Monday's fourth-round play at the All England Club produced more upsets at the top of the women's seedings, but also offered more convincing wins from the champions and title contenders.
Second-seeded Jelena Jankovic, hobbled by a knee injury, fell 6-3, 6-2 to Tamarine Tanasugarn. No. 4 Svetlana Kuznetsova, the 2004 U.S. Open champion, lost 6-4, 1-6, 7-5 to 19-year-old Agnieszka Radwanska.
With top-seeded Ana Ivanovic and No. 3 Maria Sharapova eliminated last week, none of the top four seeded women reached the quarterfinals -- the first time that's happened at any Grand Slam tournament in the 40-year history of the Open era.
The highest women's seeded player left is No. 5 Elena Dementieva, who cruised to a 6-2, 6-1 win over Shahar Peer. Only three of the top 14 seeded women are left.
The other two are the Williams sisters.
Defending champion and seventh-seeded Venus Williams beat Russian teenager Alisa Kleybanova 6-3, 6-4, while two-time winner and No. 6 Serena downed Bethanie Mattek -- the only other American left in the men's or women's draw -- 6-3, 6-3.
Between them, four-time champion Venus and two-time winner Serena have won six of the last eight women's singles titles at Wimbledon. They're in opposite halves of the draw and could meet in the final Saturday.
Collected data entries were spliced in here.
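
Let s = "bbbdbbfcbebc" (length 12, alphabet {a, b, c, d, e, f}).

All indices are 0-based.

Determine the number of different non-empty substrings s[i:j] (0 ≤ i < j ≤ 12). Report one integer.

69

rank | idx | suffix
   0 |   0 | bbbdbbfcbebc
   1 |   1 | bbdbbfcbebc
   2 |   4 | bbfcbebc
   3 |  10 | bc
   4 |   2 | bdbbfcbebc
   5 |   8 | bebc
   6 |   5 | bfcbebc
   7 |  11 | c
   8 |   7 | cbebc
   9 |   3 | dbbfcbebc
  10 |   9 | ebc
  11 |   6 | fcbebc

SA = [0, 1, 4, 10, 2, 8, 5, 11, 7, 3, 9, 6]
i: (SA[i-1],SA[i]) lcp shared
  1: (0,1) 2 'bb'
  2: (1,4) 2 'bb'
  3: (4,10) 1 'b'
  4: (10,2) 1 'b'
  5: (2,8) 1 'b'
  6: (8,5) 1 'b'
  7: (5,11) 0 ''
  8: (11,7) 1 'c'
  9: (7,3) 0 ''
  10: (3,9) 0 ''
  11: (9,6) 0 ''

n(n+1)/2 = 12·13/2 = 78
Σ LCP = 0 + 2 + 2 + 1 + 1 + 1 + 1 + 0 + 1 + 0 + 0 + 0 = 9
distinct = 78 − 9 = 69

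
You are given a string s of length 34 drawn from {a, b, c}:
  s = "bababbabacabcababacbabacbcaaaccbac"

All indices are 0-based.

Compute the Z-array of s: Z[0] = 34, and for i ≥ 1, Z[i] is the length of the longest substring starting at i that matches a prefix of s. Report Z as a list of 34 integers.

[34, 0, 3, 0, 1, 4, 0, 2, 0, 0, 0, 1, 0, 0, 4, 0, 2, 0, 0, 4, 0, 2, 0, 0, 1, 0, 0, 0, 0, 0, 0, 2, 0, 0]

Z[0]=34
i=1: outside box; Z[1]=0
i=2: outside box; Z[2]=3 scan→box=[2,5)
i=3: min(r-i=2, Z[1]=0)=0; Z[3]=0
i=4: min(r-i=1, Z[2]=3)=1; Z[4]=1
i=5: outside box; Z[5]=4 scan→box=[5,9)
i=6: min(r-i=3, Z[1]=0)=0; Z[6]=0
i=7: min(r-i=2, Z[2]=3)=2; Z[7]=2
i=8: min(r-i=1, Z[3]=0)=0; Z[8]=0
i=9: outside box; Z[9]=0
i=10: outside box; Z[10]=0
i=11: outside box; Z[11]=1 scan→box=[11,12)
i=12: outside box; Z[12]=0
i=13: outside box; Z[13]=0
i=14: outside box; Z[14]=4 scan→box=[14,18)
i=15: min(r-i=3, Z[1]=0)=0; Z[15]=0
i=16: min(r-i=2, Z[2]=3)=2; Z[16]=2
i=17: min(r-i=1, Z[3]=0)=0; Z[17]=0
i=18: outside box; Z[18]=0
i=19: outside box; Z[19]=4 scan→box=[19,23)
i=20: min(r-i=3, Z[1]=0)=0; Z[20]=0
i=21: min(r-i=2, Z[2]=3)=2; Z[21]=2
i=22: min(r-i=1, Z[3]=0)=0; Z[22]=0
i=23: outside box; Z[23]=0
i=24: outside box; Z[24]=1 scan→box=[24,25)
i=25: outside box; Z[25]=0
i=26: outside box; Z[26]=0
i=27: outside box; Z[27]=0
i=28: outside box; Z[28]=0
i=29: outside box; Z[29]=0
i=30: outside box; Z[30]=0
i=31: outside box; Z[31]=2 scan→box=[31,33)
i=32: min(r-i=1, Z[1]=0)=0; Z[32]=0
i=33: outside box; Z[33]=0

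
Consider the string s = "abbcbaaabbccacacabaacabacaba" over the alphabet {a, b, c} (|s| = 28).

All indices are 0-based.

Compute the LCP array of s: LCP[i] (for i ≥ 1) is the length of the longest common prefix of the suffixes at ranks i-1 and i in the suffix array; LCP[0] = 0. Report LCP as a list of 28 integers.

sorted suffixes:
  #0 SA[0]=27  'a'
  #1 SA[1]=5  'aaabbccacacabaacabacaba'
  #2 SA[2]=6  'aabbccacacabaacabacaba'
  #3 SA[3]=18  'aacabacaba'
  #4 SA[4]=25  'aba'
  #5 SA[5]=16  'abaacabacaba'
  #6 SA[6]=21  'abacaba'
  #7 SA[7]=0  'abbcbaaabbccacacabaacabacaba'
  #8 SA[8]=7  'abbccacacabaacabacaba'
  #9 SA[9]=23  'acaba'
  #10 SA[10]=14  'acabaacabacaba'
  #11 SA[11]=19  'acabacaba'
  #12 SA[12]=12  'acacabaacabacaba'
  #13 SA[13]=26  'ba'
  #14 SA[14]=4  'baaabbccacacabaacabacaba'
  #15 SA[15]=17  'baacabacaba'
  #16 SA[16]=22  'bacaba'
  #17 SA[17]=1  'bbcbaaabbccacacabaacabacaba'
  #18 SA[18]=8  'bbccacacabaacabacaba'
  #19 SA[19]=2  'bcbaaabbccacacabaacabacaba'
  #20 SA[20]=9  'bccacacabaacabacaba'
  #21 SA[21]=24  'caba'
  #22 SA[22]=15  'cabaacabacaba'
  #23 SA[23]=20  'cabacaba'
  #24 SA[24]=13  'cacabaacabacaba'
  #25 SA[25]=11  'cacacabaacabacaba'
  #26 SA[26]=3  'cbaaabbccacacabaacabacaba'
  #27 SA[27]=10  'ccacacabaacabacaba'

SA = [27, 5, 6, 18, 25, 16, 21, 0, 7, 23, 14, 19, 12, 26, 4, 17, 22, 1, 8, 2, 9, 24, 15, 20, 13, 11, 3, 10]
rank  pair      lcp
   1  s[27:],s[5:]  1  'a'
   2  s[5:],s[6:]  2  'aa'
   3  s[6:],s[18:]  2  'aa'
   4  s[18:],s[25:]  1  'a'
   5  s[25:],s[16:]  3  'aba'
   6  s[16:],s[21:]  3  'aba'
   7  s[21:],s[0:]  2  'ab'
   8  s[0:],s[7:]  4  'abbc'
   9  s[7:],s[23:]  1  'a'
  10  s[23:],s[14:]  5  'acaba'
  11  s[14:],s[19:]  5  'acaba'
  12  s[19:],s[12:]  3  'aca'
  13  s[12:],s[26:]  0  ''
  14  s[26:],s[4:]  2  'ba'
  15  s[4:],s[17:]  3  'baa'
  16  s[17:],s[22:]  2  'ba'
  17  s[22:],s[1:]  1  'b'
  18  s[1:],s[8:]  3  'bbc'
  19  s[8:],s[2:]  1  'b'
  20  s[2:],s[9:]  2  'bc'
  21  s[9:],s[24:]  0  ''
  22  s[24:],s[15:]  4  'caba'
  23  s[15:],s[20:]  4  'caba'
  24  s[20:],s[13:]  2  'ca'
  25  s[13:],s[11:]  4  'caca'
  26  s[11:],s[3:]  1  'c'
  27  s[3:],s[10:]  1  'c'

[0, 1, 2, 2, 1, 3, 3, 2, 4, 1, 5, 5, 3, 0, 2, 3, 2, 1, 3, 1, 2, 0, 4, 4, 2, 4, 1, 1]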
The Williams sisters faced each other in the 2002 and 2003 finals, with Serena winning both.
"Both of us have an opportunity to live our dream, so for us it's a plus," Venus Williams said.
In men's play, Federer swept Lleyton Hewitt -- the last man to win the title before his run of five straight titles -- 7-6 (7), 6-2, 6-4 on Centre Court to extend his winning streak on grass to 63 matches and 38 in a row at the All England Club.
Federer will next face the last player to beat him on grass and at Wimbledon -- Croatian Mario Ancic, who won in the first round in 2002. Ancic came from two sets down Monday to beat Fernando Verdasco 3-6, 4-6, 6-3, 6-4, 13-11. The final set alone lasted 1 hour, 35 minutes.
No. 2-ranked Nadal, runner-up to Federer the last two years, overcame an injury scare in the second game of the match and beat Mikhail Youzhny 6-3, 6-3, 6-1.
No. 10-seeded Marcos Baghdatis, a semifinalist in 2006 and quarterfinalist last year, squandered three match points in the fifth set. The Cypriot lost 5-7, 6-2, 3-6, 7-6 (4), 8-6 to Feliciano Lopez.
Also advancing among the men was former No. 1 Marat Safin, who beat No. 13 Stanislas Wawrinka in four sets.